J’ai découvert cet été la plume d’Eric Plamondon avec « Taqawan« , j’ai choisi de poursuivre ma découverte avec son dernier livre : « Oyana ». Les deux derniers romans de l’auteur québécois ont d’ailleurs beaucoup de points communs aussi bien sur le fond que sur la forme. « Taqawan » évoquait la volonté d’indépendance du Québec mais également celle de la tribu des indiens Mi’gmaq. Ici, il est question de celle des basques espagnols et français qui souhaiteraient la naissance d’un état regroupant leurs provinces. Comme dans « Taqawan », l’histoire qui nous est racontée, celle d’Oyana, est entrecoupée par des explications historiques. Ici, c’est le début des attentats de l’E.T.A qui nous est expliqué. Eric Plamondon rappelle la volonté de Franco de détruire toute velléité d’indépendance basque en attaquant certaines villes (Durango et Guernica), en interdisant la langue basque, en assassinant des milliers de personnes. L’E.T.A répliquera le 20 décembre 1973 avec l’attentat contre le premier ministre de Franco, Luis Carrero Blanco. Cette date est également la date de naissance d’Oyana, qui, sans le savoir, est inextricablement liée à cet événement et à la lutte indépendantiste basque. Malheureusement, la violence se poursuivra bien après la mort du dictateur espagnol.

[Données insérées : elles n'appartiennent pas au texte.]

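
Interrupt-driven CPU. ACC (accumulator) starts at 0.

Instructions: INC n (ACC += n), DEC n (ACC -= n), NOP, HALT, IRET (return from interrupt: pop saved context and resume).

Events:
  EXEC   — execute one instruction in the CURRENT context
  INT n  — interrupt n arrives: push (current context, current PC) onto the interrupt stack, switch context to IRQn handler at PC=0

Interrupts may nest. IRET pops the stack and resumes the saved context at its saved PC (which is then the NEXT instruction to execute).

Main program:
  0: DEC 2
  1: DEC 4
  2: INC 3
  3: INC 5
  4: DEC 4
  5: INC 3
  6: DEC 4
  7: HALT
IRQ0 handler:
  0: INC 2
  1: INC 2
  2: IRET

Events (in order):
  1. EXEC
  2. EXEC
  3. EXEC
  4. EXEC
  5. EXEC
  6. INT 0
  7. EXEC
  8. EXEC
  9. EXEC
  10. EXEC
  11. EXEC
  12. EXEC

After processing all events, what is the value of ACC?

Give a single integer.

Event 1 (EXEC): [MAIN] PC=0: DEC 2 -> ACC=-2
Event 2 (EXEC): [MAIN] PC=1: DEC 4 -> ACC=-6
Event 3 (EXEC): [MAIN] PC=2: INC 3 -> ACC=-3
Event 4 (EXEC): [MAIN] PC=3: INC 5 -> ACC=2
Event 5 (EXEC): [MAIN] PC=4: DEC 4 -> ACC=-2
Event 6 (INT 0): INT 0 arrives: push (MAIN, PC=5), enter IRQ0 at PC=0 (depth now 1)
Event 7 (EXEC): [IRQ0] PC=0: INC 2 -> ACC=0
Event 8 (EXEC): [IRQ0] PC=1: INC 2 -> ACC=2
Event 9 (EXEC): [IRQ0] PC=2: IRET -> resume MAIN at PC=5 (depth now 0)
Event 10 (EXEC): [MAIN] PC=5: INC 3 -> ACC=5
Event 11 (EXEC): [MAIN] PC=6: DEC 4 -> ACC=1
Event 12 (EXEC): [MAIN] PC=7: HALT

Answer: 1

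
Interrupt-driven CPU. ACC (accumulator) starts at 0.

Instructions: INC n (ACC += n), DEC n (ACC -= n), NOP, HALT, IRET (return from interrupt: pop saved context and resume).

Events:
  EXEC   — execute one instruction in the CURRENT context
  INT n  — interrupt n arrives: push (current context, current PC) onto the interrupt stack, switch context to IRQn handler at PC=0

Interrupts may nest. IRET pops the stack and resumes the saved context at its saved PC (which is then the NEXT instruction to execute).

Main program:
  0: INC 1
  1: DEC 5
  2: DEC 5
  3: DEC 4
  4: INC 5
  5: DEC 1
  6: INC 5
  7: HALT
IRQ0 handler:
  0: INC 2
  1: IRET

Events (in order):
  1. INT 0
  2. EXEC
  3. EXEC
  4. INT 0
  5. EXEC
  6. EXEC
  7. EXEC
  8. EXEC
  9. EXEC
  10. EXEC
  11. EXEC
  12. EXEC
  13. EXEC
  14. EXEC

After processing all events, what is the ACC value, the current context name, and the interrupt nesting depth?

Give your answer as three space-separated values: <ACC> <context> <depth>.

Answer: 0 MAIN 0

Derivation:
Event 1 (INT 0): INT 0 arrives: push (MAIN, PC=0), enter IRQ0 at PC=0 (depth now 1)
Event 2 (EXEC): [IRQ0] PC=0: INC 2 -> ACC=2
Event 3 (EXEC): [IRQ0] PC=1: IRET -> resume MAIN at PC=0 (depth now 0)
Event 4 (INT 0): INT 0 arrives: push (MAIN, PC=0), enter IRQ0 at PC=0 (depth now 1)
Event 5 (EXEC): [IRQ0] PC=0: INC 2 -> ACC=4
Event 6 (EXEC): [IRQ0] PC=1: IRET -> resume MAIN at PC=0 (depth now 0)
Event 7 (EXEC): [MAIN] PC=0: INC 1 -> ACC=5
Event 8 (EXEC): [MAIN] PC=1: DEC 5 -> ACC=0
Event 9 (EXEC): [MAIN] PC=2: DEC 5 -> ACC=-5
Event 10 (EXEC): [MAIN] PC=3: DEC 4 -> ACC=-9
Event 11 (EXEC): [MAIN] PC=4: INC 5 -> ACC=-4
Event 12 (EXEC): [MAIN] PC=5: DEC 1 -> ACC=-5
Event 13 (EXEC): [MAIN] PC=6: INC 5 -> ACC=0
Event 14 (EXEC): [MAIN] PC=7: HALT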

« Taqawan » nous parlait de pêche au saumon, « Oyana » nous parle de pêche à la baleine. Les pêcheurs basques, voyant les baleines fuir leurs côtes, ont traversé l’Atlantique et ont découvert Terre-Neuve. L’histoire de ces pêcheurs tisse un lien entre les deux parties de la vie d’Oyana, elle rattache son passé à son présent. C’est le talent d’Eric Plamondon de réussir à entremêler différents fils narratifs, de mélanger récit et Histoire apportant ainsi plus de profondeur, de densité à ses intrigues.

« Oyana » est le deuxième roman d’Eric Plamondon que je lis. Comme « Taqawan », j’ai apprécié la construction mêlant Histoire et intrigue de manière fort judicieuse. J’ai néanmoins préféré ma première lecture dont l’originalité et la force du récit m’avaient totalement séduite.